INDONESIA’S LEUSER ECOSYSTEM, A TREASURE TROVE OF BIODIVERSITY THREATENED BY PALM OIL
Iep Diah still misses the forests that used to cover the gentle hills near her home in the district of Aceh Tamiang, in the north of the Indonesian island of Sumatra. “There used to be hundreds of different trees here,” recalls this 40-year-old woman. Today, however, only one can be seen on those very same hills: the oil palm tree.
The forest that has been lost is not just another forest. Aceh Tamiang is located on the edge of the Leuser Ecosystem, one of most bio-diverse areas in the world, home to unique species such as the orangutan, rhinoceros or the Sumatran elephant.
The three have been placed on the list of endangered species drawn up by the International Union for Conservation of Nature(IUCN), owing to the threat posed to their habitats by palm oil plantations, above all, but also those producing pulp for paper and mining operations.
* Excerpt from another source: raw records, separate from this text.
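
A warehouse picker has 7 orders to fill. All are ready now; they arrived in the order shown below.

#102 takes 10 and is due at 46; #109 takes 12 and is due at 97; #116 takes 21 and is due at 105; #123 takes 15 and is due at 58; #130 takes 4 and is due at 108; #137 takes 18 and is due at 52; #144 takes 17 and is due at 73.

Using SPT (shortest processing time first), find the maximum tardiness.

24

SPT (increasing processing time): #130 #102 #109 #123 #144 #137 #116.
#130: 0→4, due 108, tardiness 0
#102: 4→14, due 46, tardiness 0
#109: 14→26, due 97, tardiness 0
#123: 26→41, due 58, tardiness 0
#144: 41→58, due 73, tardiness 0
#137: 58→76, due 52, tardiness 24
#116: 76→97, due 105, tardiness 0
Maximum = 24.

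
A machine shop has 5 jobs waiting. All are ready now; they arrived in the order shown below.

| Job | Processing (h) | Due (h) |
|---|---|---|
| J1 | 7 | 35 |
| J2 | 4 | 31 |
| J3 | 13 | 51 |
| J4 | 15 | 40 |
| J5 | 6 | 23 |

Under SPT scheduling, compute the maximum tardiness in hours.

5

SPT (increasing processing time): J2 J5 J1 J3 J4.
J2: 0→4, due 31, tardiness 0
J5: 4→10, due 23, tardiness 0
J1: 10→17, due 35, tardiness 0
J3: 17→30, due 51, tardiness 0
J4: 30→45, due 40, tardiness 5
Maximum = 5.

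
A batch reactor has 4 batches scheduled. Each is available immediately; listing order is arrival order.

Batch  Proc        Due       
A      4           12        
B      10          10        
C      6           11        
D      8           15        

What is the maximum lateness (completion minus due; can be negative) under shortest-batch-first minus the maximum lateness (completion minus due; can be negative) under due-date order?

5

SPT (increasing processing time): A C D B.
A: 0→4, due 12, lateness -8
C: 4→10, due 11, lateness -1
D: 10→18, due 15, lateness 3
B: 18→28, due 10, lateness 18
Maximum = 18.
EDD (increasing due date): B C A D.
B: 0→10, due 10, lateness 0
C: 10→16, due 11, lateness 5
A: 16→20, due 12, lateness 8
D: 20→28, due 15, lateness 13
Maximum = 13.
Difference = 18 − 13 = 5.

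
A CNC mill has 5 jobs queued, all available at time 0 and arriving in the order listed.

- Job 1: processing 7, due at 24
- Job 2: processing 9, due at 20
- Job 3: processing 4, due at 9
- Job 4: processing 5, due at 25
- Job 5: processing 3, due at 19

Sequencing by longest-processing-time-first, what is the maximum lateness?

LPT (decreasing processing time): Job 2 Job 1 Job 4 Job 3 Job 5.
Job 2: 0→9, due 20, lateness -11
Job 1: 9→16, due 24, lateness -8
Job 4: 16→21, due 25, lateness -4
Job 3: 21→25, due 9, lateness 16
Job 5: 25→28, due 19, lateness 9
Maximum = 16.

16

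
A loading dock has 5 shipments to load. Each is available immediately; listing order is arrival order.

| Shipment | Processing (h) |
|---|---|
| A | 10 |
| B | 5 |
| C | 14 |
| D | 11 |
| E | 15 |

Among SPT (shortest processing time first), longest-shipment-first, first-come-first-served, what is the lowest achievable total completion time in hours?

141

SPT (increasing processing time): B A D C E.
B: 0→5
A: 5→15
D: 15→26
C: 26→40
E: 40→55
Sum = 5+15+26+40+55 = 141.
LPT (decreasing processing time): E C D A B.
E: 0→15
C: 15→29
D: 29→40
A: 40→50
B: 50→55
Sum = 15+29+40+50+55 = 189.
FIFO (arrival order): A B C D E.
A: 0→10
B: 10→15
C: 15→29
D: 29→40
E: 40→55
Sum = 10+15+29+40+55 = 149.
SPT 141, LPT 189, FIFO 149 → minimum 141.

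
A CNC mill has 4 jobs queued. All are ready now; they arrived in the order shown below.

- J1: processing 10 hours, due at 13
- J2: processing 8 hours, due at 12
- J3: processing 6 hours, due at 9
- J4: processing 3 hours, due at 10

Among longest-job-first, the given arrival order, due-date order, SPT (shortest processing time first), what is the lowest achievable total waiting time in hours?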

Indonesian legislation protects – at least on paper – this tropical forest, defining it as a “National Strategic Area for its Environmental Protection Function”, but palm plantations continue to take over large swathes of land in the region, to feed the powerful palm oil industry. Indonesia produces almost 45 per cent of the world’s palm oil, used massively by the food industry, but also cosmetics and, increasingly, for fuel.